Low-carbon steel is commonly referred to as mild steel. It does not undergo any Deformed Steel Bar heat treatment and is softer than other carbon steels. It is weldable and has a high tensile strength but not as high as other types of steels.
Medium-carbon steel is a stronger grade than low-carbon steel, and it can be hardened by heat treating. This process usually involves quenching and tempering, which increases its ductility. This type of steel is used in machinery, tools, and other industrial applications because it is tougher and has a better wear resistance than lower-grade carbon steels.
The tensile and yield strength of steel increases with its carbon content, but it does not have the same corrosion resistance as stainless steel. This is because the iron in carbon steel is not resistant to oxidation, which causes rust.
Good Corrosion Resistance
Carbon steels have better corrosion resistance than low-carbon steels. However, it is important to note that even high-carbon steel will rust if exposed to moisture for long periods of time. The type of carbon steel used in your application should be chosen based on the corrosion resistance requirements, as well as the desired strength and other properties.
The corrosion resistance of carbon steel can be improved by using various methods. One method is to use boron to create a protective coating on the surface of the steel. This is a very effective way to increase the corrosion resistance of carbon steel, and it can be applied to any surface.

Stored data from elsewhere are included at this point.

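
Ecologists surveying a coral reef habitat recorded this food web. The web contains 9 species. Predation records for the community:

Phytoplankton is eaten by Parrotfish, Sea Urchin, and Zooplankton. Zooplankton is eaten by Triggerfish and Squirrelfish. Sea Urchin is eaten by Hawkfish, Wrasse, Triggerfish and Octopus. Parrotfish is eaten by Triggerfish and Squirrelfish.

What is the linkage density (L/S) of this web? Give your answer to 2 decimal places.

L/S = 1.22

There are L = 11 links among S = 9 species.
L/S = 11/9 = 1.2222 ≈ 1.22.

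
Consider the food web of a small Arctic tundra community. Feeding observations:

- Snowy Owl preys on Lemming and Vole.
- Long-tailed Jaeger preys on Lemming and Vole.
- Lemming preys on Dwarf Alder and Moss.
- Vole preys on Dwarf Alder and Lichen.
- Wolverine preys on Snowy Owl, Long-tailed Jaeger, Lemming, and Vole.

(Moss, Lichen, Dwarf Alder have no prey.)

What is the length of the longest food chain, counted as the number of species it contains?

One longest chain: Lichen → Vole → Long-tailed Jaeger → Wolverine.
It has 4 species and 3 links.

4 species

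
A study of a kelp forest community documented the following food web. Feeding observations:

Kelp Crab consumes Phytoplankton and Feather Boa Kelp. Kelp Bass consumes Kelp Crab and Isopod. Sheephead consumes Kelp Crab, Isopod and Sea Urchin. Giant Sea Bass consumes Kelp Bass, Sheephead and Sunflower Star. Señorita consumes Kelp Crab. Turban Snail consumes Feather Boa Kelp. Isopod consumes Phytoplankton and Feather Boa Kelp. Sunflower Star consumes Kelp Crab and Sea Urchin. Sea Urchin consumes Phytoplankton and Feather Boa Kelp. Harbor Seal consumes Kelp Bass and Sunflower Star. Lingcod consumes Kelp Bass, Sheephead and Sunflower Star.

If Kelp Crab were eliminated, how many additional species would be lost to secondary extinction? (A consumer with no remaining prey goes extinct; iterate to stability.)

Remove Kelp Crab.
Round 1: Señorita (all prey gone) → extinct.
No further losses. Total secondary extinctions: 1.

1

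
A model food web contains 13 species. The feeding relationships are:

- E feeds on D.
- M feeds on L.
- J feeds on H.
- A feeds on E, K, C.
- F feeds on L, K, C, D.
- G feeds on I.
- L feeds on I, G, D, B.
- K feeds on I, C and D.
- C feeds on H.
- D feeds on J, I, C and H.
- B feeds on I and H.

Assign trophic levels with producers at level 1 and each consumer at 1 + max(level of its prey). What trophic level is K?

Trophic level 4

H is a producer → level 1.
J eats H → level 2.
D eats J (level 2); other prey at levels: I 1, H 1, C 2 → level 3.
K eats D (level 3); other prey at levels: I 1, C 2 → level 4.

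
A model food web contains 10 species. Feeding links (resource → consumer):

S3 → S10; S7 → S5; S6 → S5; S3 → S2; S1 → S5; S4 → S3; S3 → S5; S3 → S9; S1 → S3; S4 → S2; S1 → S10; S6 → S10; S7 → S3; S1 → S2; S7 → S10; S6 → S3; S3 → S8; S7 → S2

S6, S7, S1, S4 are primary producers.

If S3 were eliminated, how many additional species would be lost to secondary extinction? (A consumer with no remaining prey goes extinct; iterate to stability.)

Remove S3.
Round 1: S9 (all prey gone), S8 (all prey gone) → extinct.
No further losses. Total secondary extinctions: 2.

2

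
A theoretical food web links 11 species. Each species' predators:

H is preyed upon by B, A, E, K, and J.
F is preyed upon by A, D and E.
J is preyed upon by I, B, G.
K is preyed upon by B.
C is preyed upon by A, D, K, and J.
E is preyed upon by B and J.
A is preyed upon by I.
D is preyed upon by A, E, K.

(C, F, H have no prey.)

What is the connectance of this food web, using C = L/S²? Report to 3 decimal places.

C = 0.182

The web has S = 11 species and L = 22 feeding links.
C = L / S² = 22 / 121 = 0.1818 ≈ 0.182.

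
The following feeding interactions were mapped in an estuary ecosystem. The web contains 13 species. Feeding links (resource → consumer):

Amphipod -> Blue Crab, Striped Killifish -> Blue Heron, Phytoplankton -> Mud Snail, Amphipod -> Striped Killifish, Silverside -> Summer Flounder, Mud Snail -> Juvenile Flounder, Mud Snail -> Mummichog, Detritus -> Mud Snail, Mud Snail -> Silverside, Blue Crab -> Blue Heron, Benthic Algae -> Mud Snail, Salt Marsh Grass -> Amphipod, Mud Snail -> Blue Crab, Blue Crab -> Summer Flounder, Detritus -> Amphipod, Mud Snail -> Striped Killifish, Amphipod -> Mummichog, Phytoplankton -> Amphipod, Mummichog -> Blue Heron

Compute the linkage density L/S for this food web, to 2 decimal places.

There are L = 19 links among S = 13 species.
L/S = 19/13 = 1.4615 ≈ 1.46.

L/S = 1.46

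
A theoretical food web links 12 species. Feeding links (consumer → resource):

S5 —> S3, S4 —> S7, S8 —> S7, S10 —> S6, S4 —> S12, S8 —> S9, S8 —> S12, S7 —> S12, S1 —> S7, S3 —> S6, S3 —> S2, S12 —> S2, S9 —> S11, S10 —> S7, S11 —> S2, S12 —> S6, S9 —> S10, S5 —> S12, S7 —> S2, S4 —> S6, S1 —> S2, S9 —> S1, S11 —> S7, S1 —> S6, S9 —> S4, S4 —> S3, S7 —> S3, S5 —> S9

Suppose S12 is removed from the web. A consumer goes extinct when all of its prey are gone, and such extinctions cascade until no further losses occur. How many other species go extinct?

Remove S12.
Every predator of it retains at least one other prey: S7 still has S2, S3; S4 still has S6, S3, S7; S5 still has S3, S9; S8 still has S7, S9.
No consumer loses all prey, so no secondary extinctions occur.

0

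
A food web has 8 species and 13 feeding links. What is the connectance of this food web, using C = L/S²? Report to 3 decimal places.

C = 0.203

The web has S = 8 species and L = 13 feeding links.
C = L / S² = 13 / 64 = 0.2031 ≈ 0.203.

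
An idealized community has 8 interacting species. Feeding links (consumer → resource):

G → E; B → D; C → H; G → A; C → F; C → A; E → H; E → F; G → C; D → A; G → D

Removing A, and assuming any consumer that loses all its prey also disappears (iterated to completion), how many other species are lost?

2

Remove A.
Round 1: D (all prey gone) → extinct.
Round 2: B (all prey gone) → extinct.
No further losses. Total secondary extinctions: 2.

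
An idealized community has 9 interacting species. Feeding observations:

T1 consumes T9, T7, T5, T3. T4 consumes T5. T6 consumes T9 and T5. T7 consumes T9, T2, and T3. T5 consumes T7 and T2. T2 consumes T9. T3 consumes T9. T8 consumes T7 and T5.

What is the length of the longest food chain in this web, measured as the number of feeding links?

One longest chain: T9 → T2 → T7 → T5 → T6.
It has 5 species and 4 links.

4 links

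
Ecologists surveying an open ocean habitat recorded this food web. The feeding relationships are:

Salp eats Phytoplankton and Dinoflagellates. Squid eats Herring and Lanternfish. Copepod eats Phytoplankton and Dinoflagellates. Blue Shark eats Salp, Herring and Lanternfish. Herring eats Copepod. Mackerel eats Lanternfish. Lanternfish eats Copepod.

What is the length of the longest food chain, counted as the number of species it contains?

One longest chain: Phytoplankton → Copepod → Herring → Squid.
It has 4 species and 3 links.

4 species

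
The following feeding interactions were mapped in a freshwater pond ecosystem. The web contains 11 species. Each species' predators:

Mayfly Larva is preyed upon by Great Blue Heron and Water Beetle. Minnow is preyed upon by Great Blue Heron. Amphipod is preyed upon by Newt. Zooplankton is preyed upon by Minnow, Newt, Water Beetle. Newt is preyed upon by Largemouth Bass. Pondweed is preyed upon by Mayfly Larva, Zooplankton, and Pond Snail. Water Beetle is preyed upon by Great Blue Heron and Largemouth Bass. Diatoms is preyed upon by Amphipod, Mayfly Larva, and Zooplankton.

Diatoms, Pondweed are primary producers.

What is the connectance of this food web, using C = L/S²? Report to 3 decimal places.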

Another method is to use hydrogen to remove impurities from the surface of the steel. This method is very effective, but it can be expensive. However, it is worth the investment if you need to ensure that your carbon steel will have good corrosion resistance.
Carbon steels can be welded, but it is important to choose the right grade. Higher-carbon grades like C1141 and C1144 are not weldable because of the sulfur in their chemical composition. Grades with lower carbon content such as C1018 and A36 (or 44W in Canada) are weldable, but they may require preheat or post-weld heat treatment.
Good Weldability
Carbon steel welding can be difficult due to the high carbon content of the material. However, it is possible to achieve high quality welds with proper preparation and attention to welding parameters. This includes controlling the dilution of base metal, using proper electrode selection and preheating the steel to promote slow cooling of the weld zone.
Welding medium and high carbon steels can pose challenges because of the higher tensile strength of these materials. These high strengths can lead to cracking carbon steel plate in the weld zone if the correct welding processes and techniques are not used. This can be avoided by using low hydrogen filler metals, preheat, and post-weld heat treatment.
High carbon steels often contain alloying elements that make them hard, such as chromium, vanadium, molybdenum and tungsten. These alloying elements increase the strength of the steel while retaining its good ductility and corrosion resistance.
These characteristics also make them a great choice for automotive, manufacturing and construction applications that require high strength and ductility. They can be welded using various techniques, including gas metal arc welding (GMAW), TIG, stick and flux core. Welding carbon steel requires the use of low-hydrogen electrodes to prevent hydrogen induced cracking (HIC). These electrodes are labeled H2, H4, H8, or H16. Preheating the carbon steel prior to welding is also critical for promoting slow cooling of the weld zone, preventing cracking, and improving the ductility of the weld.